Namaz ve oruç gibi ibadetlerde bireysellik yani kişinin kendini terbiye etmesi ön plana çıkarken zil kurbada toplumsal yön öne çıkmaktadır. Namaz ve oruç kişinin Allah ile bireysel ilişkisi ise, zil kurba kişinin toplumla ilişkisidir. Yani anne-baba, amca-dayı, teyze-hala, kuzen-kardeş; kayın valide-kayın peder, kayın, bacanak, baldız, elti, görümce vs arasında ilişkiyi sürdürmektir. Zira bir kişiye kimin, kimsen yok mu dendiğinde ilk akla gelen bunlardır.

Akrabalar arasında  zaman zaman istenmeyen anlaşmazlıklar çıkar. Bu da doğaldır. Çünkü insanın olduğu yerde sorun çıkar ve insan sorun çözmek için vardır. Yeter ki insanoğlu istesin. Bazı sorunların çözümü, zaman her şeyin ilacı denerek zamana bırakılırken bazısı sıcağı sıcağına halledilmesi gerekir. Küstüm, kırıldım, o bana şunu söyledi, o bana şunu yaptı, bunu yapmadı demek suretiyle çekip gitmek, mesafe koymak, aradaki sorunu deve yapmak, sorunu kayaya yazmak, çözmek için adım atmamak, sorunu temcit pilavı gibi sürekli dillendirmek, akrabalık ilişkilerini önce zayıflatır, sonra bitirir. Sorundan kaçmaktır bu. Akrabalık ilişkilerini düzeltmek istememektir. Suçluluk psikolojisidir, kinciliktir, geçmişle yaşamaktır, Öz güven eksikliğidir. Halbuki Allah dilimizi aranızdaki sorunları çözesiniz diye verdi. Problemin çözümü için çaba sarf etmemek, kendi kabuğuna çekilmek sorundan kaçmaktır, akrabalık ilişkilerine önem vermemektir.

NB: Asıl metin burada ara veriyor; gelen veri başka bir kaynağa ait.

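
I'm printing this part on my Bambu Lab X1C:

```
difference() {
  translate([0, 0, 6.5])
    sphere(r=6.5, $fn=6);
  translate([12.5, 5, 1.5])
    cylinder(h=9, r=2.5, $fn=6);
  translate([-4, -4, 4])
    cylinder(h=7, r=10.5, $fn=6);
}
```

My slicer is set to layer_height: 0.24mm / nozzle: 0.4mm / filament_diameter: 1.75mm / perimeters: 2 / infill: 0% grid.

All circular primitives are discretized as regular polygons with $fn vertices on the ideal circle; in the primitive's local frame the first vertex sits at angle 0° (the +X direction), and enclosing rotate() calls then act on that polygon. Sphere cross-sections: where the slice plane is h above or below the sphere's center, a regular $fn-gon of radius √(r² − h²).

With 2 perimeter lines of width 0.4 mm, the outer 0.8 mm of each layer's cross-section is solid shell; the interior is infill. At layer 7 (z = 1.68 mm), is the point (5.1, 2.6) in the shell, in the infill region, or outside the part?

At z = 1.68 mm: the r=6.5 sphere slices to a regular 6-gon of circumradius 4.361 (√(r²−h²) with h=4.82 from center); the cylinder at (12.5, 5): section is a regular 6-gon, circumradius r=2.5; the cylinder at (-4, -4) does not reach this height (z outside [4, 11]); Subtracting the remaining from the first: starting from the r=6.5 sphere, the r=2.5 cylinder at (12.5, 5) misses the remaining region (no effect) — 1 connected region. Overall, the cross-section is a single solid region. The nearest boundary edge runs (2.18, 3.78)→(4.36, 0.00); distance from the point to it = 1.94 mm. The point is not inside any of the regions above, so it lies outside the cross-section (1.94 mm from the nearest boundary).

outside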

Ayette geçen "ve îtâi- zi'l kurba" emrine muhalefet etmektir. Rabbin bu emrine kulak tıkamaktır. Ha namaz kılmamışsın, ha oruç tutmamışsın, ha akrabayı görüp gözetmemişsin. Bu emirler arasında fark yoktur. Hepsi önemlidir. Ama bir önem sırası denirse akrabayı tallukat sonuçları itibariyle öne çıkar.

Eşle-dostla sevinç ve üzüntülerin paylaşılması denen bayramlar kırgınlıkları gideren, küsleri barıştıran, geçmişe sünger çeken, yeni tertemiz bir sayfa açan günlerimizdir. Allah'a yakınlaşmak demek olan kurban; bizi akrabalarımıza, akrabalarımızı da bize yaklaştırmayı nasip etsin. Kurban bayramınız mübarek olsun!